The Joys of Fish Farming

Fish — which require less land use and capital investment than warm-blooded animals — are, to my mind, the best hope for northern homesteaders to balance their protein needs on strictly home-grown feed. Thus I find my tilapia ecologically and economically satisfying. Maybe best of all, though, is the feeling I get when I walk into the rich tropical air of my fish dome and lie on the observation plank with my eyes looking up at the center and my arms floating in the pool of life. For an old Pisces like me, that’s pure euphoria.

A Letter from Richard Reed

October 1974

A gloomy footnote to my article “How to Raise Fish for Food at Home”: This year we had young tilapia — some of them Tillie’s offspring — by June 21 and hoped to get 700 to 800 up to the six inch size before harvest. Then, in mid-August, came a freak cloudburst that caused the worst flood we’ve ever seen in our ten years here. The deluge not only washed out part of our garden but also filled the fish dome with silt and cold water. In shoveling the slop out two days later I was surprised to find a lot of fish still alive … but the task of separating them from the mud was too difficult to stick with beyond getting enough breeders for next year. Also, most of the big ones (including Tillie, I’m sorry to say) died when I transferred them to the greenhouse early in October.

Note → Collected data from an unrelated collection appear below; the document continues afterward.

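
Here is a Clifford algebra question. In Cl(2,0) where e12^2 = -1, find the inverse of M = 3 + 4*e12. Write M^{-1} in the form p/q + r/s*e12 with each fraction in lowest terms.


M = 3 + 4*e12, where e12^2 = -1.
Since M commutes with its reverse ~M = a - b*e12, M * ~M = a^2 - b^2*e12^2 = a^2 + b^2.
So M^{-1} = ~M / (a^2 + b^2) = (a - b*e12)/(a^2 + b^2).
a^2 + b^2 = 9 + 16 = 25
Scalar part = 3/25 = 3/25
Bivector coeff = -4/25 = -4/25
M^{-1} = 3/25 - 4/25*e12


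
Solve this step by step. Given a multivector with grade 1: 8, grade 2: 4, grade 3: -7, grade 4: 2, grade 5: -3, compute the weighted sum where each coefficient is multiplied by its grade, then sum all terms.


Grade-weighted sum = sum of grade_k * coefficient_k
1*8 = 8
2*4 = 8
3*(-7) = -21
4*2 = 8
5*(-3) = -15
Total = 8 + 8 + (-21) + 8 + (-15) = -12


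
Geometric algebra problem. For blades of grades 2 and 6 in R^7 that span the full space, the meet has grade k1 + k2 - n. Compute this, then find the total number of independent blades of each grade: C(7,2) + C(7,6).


Meet grade = grade(A) + grade(B) - n
= 2 + 6 - 7 = 1
C(7,2) = 21
C(7,6) = 7
dim_A + dim_B = 21 + 7 = 28


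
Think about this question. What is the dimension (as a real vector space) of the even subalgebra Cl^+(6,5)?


Even subalgebra dimension = 2^(n-1)
n = 6 + 5 = 11
2^(11 - 1) = 2^10 = 1024
Verification: sum of C(11,k) for even k = 1 + 55 + 330 + 462 + 165 + 11 = 1024
Result = 1024


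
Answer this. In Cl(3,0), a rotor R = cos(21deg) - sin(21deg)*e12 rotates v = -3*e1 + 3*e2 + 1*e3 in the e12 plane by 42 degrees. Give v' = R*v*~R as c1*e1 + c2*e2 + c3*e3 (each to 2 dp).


Rotor R = cos(21deg) - sin(21deg)*e12
Rotation angle theta = 2 * 21 = 42 degrees in the e12 plane (e1 -> e2).
The component perpendicular to the plane (e3) is invariant: v'_3 = v3 = 1.00
cos(42deg) = 0.7431, sin(42deg) = 0.6691
v'_1 = v1*cos(theta) - v2*sin(theta) = -3*0.7431 - 3*0.6691 = -4.24
v'_2 = v1*sin(theta) + v2*cos(theta) = -3*0.6691 + 3*0.7431 = 0.22
v' = -4.24*e1 + 0.22*e2 + 1.00*e3


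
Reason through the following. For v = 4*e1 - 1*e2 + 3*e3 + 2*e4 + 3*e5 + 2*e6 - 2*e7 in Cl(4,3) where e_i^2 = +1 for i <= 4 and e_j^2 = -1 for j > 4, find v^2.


v^2 = sum of c_i^2 * e_i^2
Positive signature terms (e_i^2 = +1): 4^2 + (-1)^2 + 3^2 + 2^2 = 30
Negative signature terms (e_j^2 = -1): 3^2 + 2^2 + (-2)^2 = 17
v^2 = 30 - 17 = 13


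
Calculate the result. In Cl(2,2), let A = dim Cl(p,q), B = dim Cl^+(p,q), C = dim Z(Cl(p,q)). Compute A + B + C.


n = 2 + 2 = 4
Total dim = 2^4 = 16
Even subalgebra dim = 2^3 = 8
n is even, so center dim = 1
Sum = 16 + 8 + 1 = 25


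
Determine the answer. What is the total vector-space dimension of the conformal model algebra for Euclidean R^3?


The conformal model of R^3 uses Cl(4,1): the 3 Euclidean generators plus two extra orthogonal generators e+ (e+^2 = +1) and e- (e-^2 = -1), from which the null vectors e0, einf are built.
Number of generators m = 3 + 2 = 5.
dim Cl(p,q) = 2^m = 2^5 = 32


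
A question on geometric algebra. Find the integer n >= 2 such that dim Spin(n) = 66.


dim Spin(n) = dim so(n) = n(n-1)/2.
Solve n(n-1)/2 = 66, i.e. n^2 - n - 132 = 0.
Discriminant = 1 + 8*66 = 529
n = (1 + sqrt(529))/2 = (1 + 23)/2 = 12


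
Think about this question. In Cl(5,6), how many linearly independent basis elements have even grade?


Even subalgebra dimension = 2^(n-1)
n = 5 + 6 = 11
2^(11 - 1) = 2^10 = 1024
Verification: sum of C(11,k) for even k = 1 + 55 + 330 + 462 + 165 + 11 = 1024
Result = 1024


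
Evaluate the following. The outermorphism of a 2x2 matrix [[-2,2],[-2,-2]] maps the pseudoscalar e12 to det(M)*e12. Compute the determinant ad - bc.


The outermorphism of a linear map f sends e1^e2 to f(e1)^f(e2).
f(e1) = -2*e1 - 2*e2
f(e2) = 2*e1 - 2*e2
f(e1) ^ f(e2) = (-2*e1 - 2*e2) ^ (2*e1 - 2*e2)
= (-2)*(-2)*e12 + (-2)*2*e21
= (4 - (-4))*e12
= 8*e12
Coefficient = 8


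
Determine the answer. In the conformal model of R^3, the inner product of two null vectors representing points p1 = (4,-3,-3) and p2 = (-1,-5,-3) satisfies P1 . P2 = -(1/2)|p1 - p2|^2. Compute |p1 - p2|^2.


p1 - p2 = (5, 2, 0)
|p1 - p2|^2 = 5^2 + 2^2 + 0^2
= 25 + 4 + 0
= 29


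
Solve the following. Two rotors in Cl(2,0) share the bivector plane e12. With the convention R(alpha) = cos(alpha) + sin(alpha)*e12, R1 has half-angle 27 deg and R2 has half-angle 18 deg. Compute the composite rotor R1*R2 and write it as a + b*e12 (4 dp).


Same-plane rotors commute and their half-angles add:
R1*R2 = cos(a1 + a2) + sin(a1 + a2)*e12.
a1 + a2 = 27 + 18 = 45 deg
cos(45 deg) = 0.7071
sin(45 deg) = 0.7071
R1*R2 = 0.7071 + 0.7071*e12


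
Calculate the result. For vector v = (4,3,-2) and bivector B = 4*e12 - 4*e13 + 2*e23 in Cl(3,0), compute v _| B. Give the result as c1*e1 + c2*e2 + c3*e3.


Left contraction v _| B = <vB>_1 (grade-1 part of the geometric product vB).
Using e1_|e12 = e2, e2_|e12 = -e1, e1_|e13 = e3, e3_|e13 = -e1, e2_|e23 = e3, e3_|e23 = -e2:
e1 coeff: -v2*b12 - v3*b13 = -(3)*(4) - (-2)*(-4) = -20
e2 coeff: v1*b12 - v3*b23 = (4)*(4) - (-2)*(2) = 20
e3 coeff: v1*b13 + v2*b23 = (4)*(-4) + (3)*(2) = -10
v _| B = -20*e1 + 20*e2 - 10*e3


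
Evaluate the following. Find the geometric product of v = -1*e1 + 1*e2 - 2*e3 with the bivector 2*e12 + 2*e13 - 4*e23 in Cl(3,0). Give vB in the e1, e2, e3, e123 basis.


vB has grade-1 (vector) and grade-3 (trivector) parts: vB = (v _| B) + (v ^ B).
Vector part <vB>_1:
  e1: -v2*b12 - v3*b13 = -(1)*(2) - (-2)*(2) = 2
  e2: v1*b12 - v3*b23 = (-1)*(2) - (-2)*(-4) = -10
  e3: v1*b13 + v2*b23 = (-1)*(2) + (1)*(-4) = -6
Trivector part <vB>_3:
  e123: v1*b23 - v2*b13 + v3*b12 = (-1)*(-4) - (1)*(2) + (-2)*(2) = -2
vB = 2*e1 - 10*e2 - 6*e3 - 2*e123


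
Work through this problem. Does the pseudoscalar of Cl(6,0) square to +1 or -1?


The pseudoscalar I = e1...e_n (product of all n generators) of Cl(p,q) satisfies I^2 = (-1)^(q + n(n-1)/2).
p = 6, q = 0, n = p + q = 6
n(n-1)/2 = 6 * 5 / 2 = 15
Exponent = q + n(n-1)/2 = 0 + 15 = 15
I^2 = (-1)^15 = -1


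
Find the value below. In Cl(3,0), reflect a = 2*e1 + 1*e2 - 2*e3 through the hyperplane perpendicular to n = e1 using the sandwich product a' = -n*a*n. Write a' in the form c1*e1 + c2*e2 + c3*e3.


Reflection formula: a' = -n*a*n, with n = e1 (unit vector, n^2 = 1).
For reflection through hyperplane perp to e1:
The component along e1 flips sign, others stay.
a = (2, 1, -2)
a' = (-2, 1, -2)
a' = -2*e1 + 1*e2 - 2*e3


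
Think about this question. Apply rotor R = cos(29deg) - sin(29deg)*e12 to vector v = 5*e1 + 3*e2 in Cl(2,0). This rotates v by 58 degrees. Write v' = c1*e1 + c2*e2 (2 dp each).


Rotor R = cos(29deg) - sin(29deg)*e12
Rotation angle theta = 2 * 29 = 58 degrees
v' = R*v*~R rotates v by theta.
cos(58deg) = 0.5299, sin(58deg) = 0.8480
v'_1 = 5*cos(58deg) - 3*sin(58deg)
= 5*0.5299 - 3*0.8480
= 0.11
v'_2 = 5*sin(58deg) + 3*cos(58deg)
= 5*0.8480 + 3*0.5299
= 5.83
v' = 0.11*e1 + 5.83*e2


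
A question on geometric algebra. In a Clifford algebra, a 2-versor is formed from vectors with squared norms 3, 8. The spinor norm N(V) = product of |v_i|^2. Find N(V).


Spinor norm N(V) = |v1|^2 * |v2|^2 * ... * |v2|^2
= 3 * 8
Running product: 3, 24
N(V) = 24


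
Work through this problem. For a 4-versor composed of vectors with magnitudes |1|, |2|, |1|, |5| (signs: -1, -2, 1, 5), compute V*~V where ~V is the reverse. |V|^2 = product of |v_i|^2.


Each vector v_i has |v_i|^2 = s_i^2
Squared scales: (-1)^2 = 1, (-2)^2 = 4, 1^2 = 1, 5^2 = 25
|V|^2 = 1 * 4 * 1 * 25
= 100


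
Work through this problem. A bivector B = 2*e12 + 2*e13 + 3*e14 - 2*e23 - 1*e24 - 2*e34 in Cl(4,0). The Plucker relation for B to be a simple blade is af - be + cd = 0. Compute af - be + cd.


Plucker relation: af - be + cd
a*f = 2*(-2) = -4
b*e = 2*(-1) = -2
c*d = 3*(-2) = -6
af - be + cd = -4 - (-2) + (-6)
= -8


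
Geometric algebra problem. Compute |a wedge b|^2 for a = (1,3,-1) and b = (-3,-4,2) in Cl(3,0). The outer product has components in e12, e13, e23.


a wedge b = (a1*b2 - a2*b1)*e12 + (a1*b3 - a3*b1)*e13 + (a2*b3 - a3*b2)*e23
e12 coeff: 1*(-4) - 3*(-3) = -4 - (-9) = 5
e13 coeff: 1*2 - (-1)*(-3) = 2 - 3 = -1
e23 coeff: 3*2 - (-1)*(-4) = 6 - 4 = 2
|a wedge b|^2 = 5^2 + (-1)^2 + 2^2
= 25 + 1 + 4
= 30


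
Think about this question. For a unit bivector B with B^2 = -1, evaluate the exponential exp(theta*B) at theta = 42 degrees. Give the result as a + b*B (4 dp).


For a unit bivector B with B^2 = -1, the exponential series gives
e^(theta*B) = cos(theta) + sin(theta)*B (the GA analogue of Euler's formula).
theta = 42 degrees = 0.733038 rad
cos(42 deg) = 0.7431
sin(42 deg) = 0.6691
exp(theta*B) = 0.7431 + 0.6691*B


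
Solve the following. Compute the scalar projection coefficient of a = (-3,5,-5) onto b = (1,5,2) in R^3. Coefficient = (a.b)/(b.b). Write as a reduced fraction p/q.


Projection coefficient = (a . b) / (b . b)
a . b = (-3)*1 + 5*5 + (-5)*2
= -3 + 25 + (-10) = 12
b . b = 1^2 + 5^2 + 2^2
= 1 + 25 + 4 = 30
Coefficient = 12/30
In lowest terms: 2/5


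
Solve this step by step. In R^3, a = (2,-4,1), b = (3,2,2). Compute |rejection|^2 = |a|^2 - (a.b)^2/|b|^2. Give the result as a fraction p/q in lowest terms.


|a|^2 = 2^2 + (-4)^2 + 1^2 = 21
|b|^2 = 3^2 + 2^2 + 2^2 = 17
a . b = 2*3 + (-4)*2 + 1*2 = 0
(a.b)^2 = 0^2 = 0
|rej|^2 = 21 - 0/17
= (357 - 0)/17
= 357/17
In lowest terms: 21/1


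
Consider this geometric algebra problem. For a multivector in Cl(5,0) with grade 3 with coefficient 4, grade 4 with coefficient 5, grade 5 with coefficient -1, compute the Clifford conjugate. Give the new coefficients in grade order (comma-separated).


Clifford conjugate sign for grade k: (-1)^(k(k+1)/2)
Grade 3: (-1)^(3*4/2) = (-1)^6 = 1, coeff 4 -> 4
Grade 4: (-1)^(4*5/2) = (-1)^10 = 1, coeff 5 -> 5
Grade 5: (-1)^(5*6/2) = (-1)^15 = -1, coeff -1 -> 1
Conjugated coefficients: 4, 5, 1


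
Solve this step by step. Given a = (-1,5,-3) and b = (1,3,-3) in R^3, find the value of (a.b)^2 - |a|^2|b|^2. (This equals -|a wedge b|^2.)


a . b = (-1)*1 + 5*3 + (-3)*(-3)
= -1 + 15 + 9 = 23
|a|^2 = (-1)^2 + 5^2 + (-3)^2 = 35
|b|^2 = 1^2 + 3^2 + (-3)^2 = 19
(a.b)^2 = 23^2 = 529
|a|^2 * |b|^2 = 35 * 19 = 665
Result = 529 - 665 = -136


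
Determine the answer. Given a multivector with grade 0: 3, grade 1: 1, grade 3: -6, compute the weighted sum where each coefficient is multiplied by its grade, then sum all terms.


Grade-weighted sum = sum of grade_k * coefficient_k
0*3 = 0
1*1 = 1
3*(-6) = -18
Total = 0 + 1 + (-18) = -17


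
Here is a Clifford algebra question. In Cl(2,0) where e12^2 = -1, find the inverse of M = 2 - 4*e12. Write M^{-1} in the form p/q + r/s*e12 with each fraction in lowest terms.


M = 2 - 4*e12, where e12^2 = -1.
Since M commutes with its reverse ~M = a - b*e12, M * ~M = a^2 - b^2*e12^2 = a^2 + b^2.
So M^{-1} = ~M / (a^2 + b^2) = (a - b*e12)/(a^2 + b^2).
a^2 + b^2 = 4 + 16 = 20
Scalar part = 2/20 = 1/10
Bivector coeff = 4/20 = 1/5
M^{-1} = 1/10 + 1/5*e12


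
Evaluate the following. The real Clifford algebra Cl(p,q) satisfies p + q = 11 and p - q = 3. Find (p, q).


We need p + q = 11 and p - q = 3.
Adding: 2p = 11 + 3 = 14, so p = 7.
Then q = 11 - 7 = 4.
(p, q) = (7, 4)


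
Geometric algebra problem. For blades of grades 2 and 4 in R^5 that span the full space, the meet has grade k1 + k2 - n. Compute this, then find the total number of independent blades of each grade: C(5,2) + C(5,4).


Meet grade = grade(A) + grade(B) - n
= 2 + 4 - 5 = 1
C(5,2) = 10
C(5,4) = 5
dim_A + dim_B = 10 + 5 = 15


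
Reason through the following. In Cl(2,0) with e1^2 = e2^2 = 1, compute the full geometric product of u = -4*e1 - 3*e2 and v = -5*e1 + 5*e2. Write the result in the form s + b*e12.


Expand: (-4*e1 - 3*e2)(-5*e1 + 5*e2)
= (-4)*(-5)*e1e1 + (-4)*5*e1e2 + (-3)*(-5)*e2e1 + (-3)*5*e2e2
Using e1^2 = e2^2 = 1, e2e1 = -e1e2:
Scalar part s = (-4)*(-5) + (-3)*5 = 20 + (-15) = 5
Bivector part b = (-4)*5 - (-3)*(-5) = -20 - 15 = -35
uv = 5 - 35*e12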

This year’s experience did teach me some things (apart from the need to build a dike against one-in-ten-years floods!). First, a couple of points about the aquatic food raising program.

[1] In our water, at the temperatures we maintain, the cyclic buildup of algae will peak only three days after fertilization. The plants then begin to decay and are consumed by aerobic bacteria. This creates a poor environment for raising insects. The answer seems to be not to fertilize the water until the larvae get a good start.

[2] The quantities and species of insects that lay their eggs in the rearing tanks depends on the weather and the time of year … factors I can’t control. I did learn, though, that containers with their surfaces close to ground level (like a natural pond) would attract more of whatever varieties were around.

I’m glad to say that the produce of my insect-raising tanks, with supplements of chopped earthworms and maggots, has enabled me to stick to my purpose of feeding home-grown rations only to my tilapia this season. One more note: I had a cannibalism problem with the fish this year and next season will isolate the breeders in a nylon net pen in the center of the pool.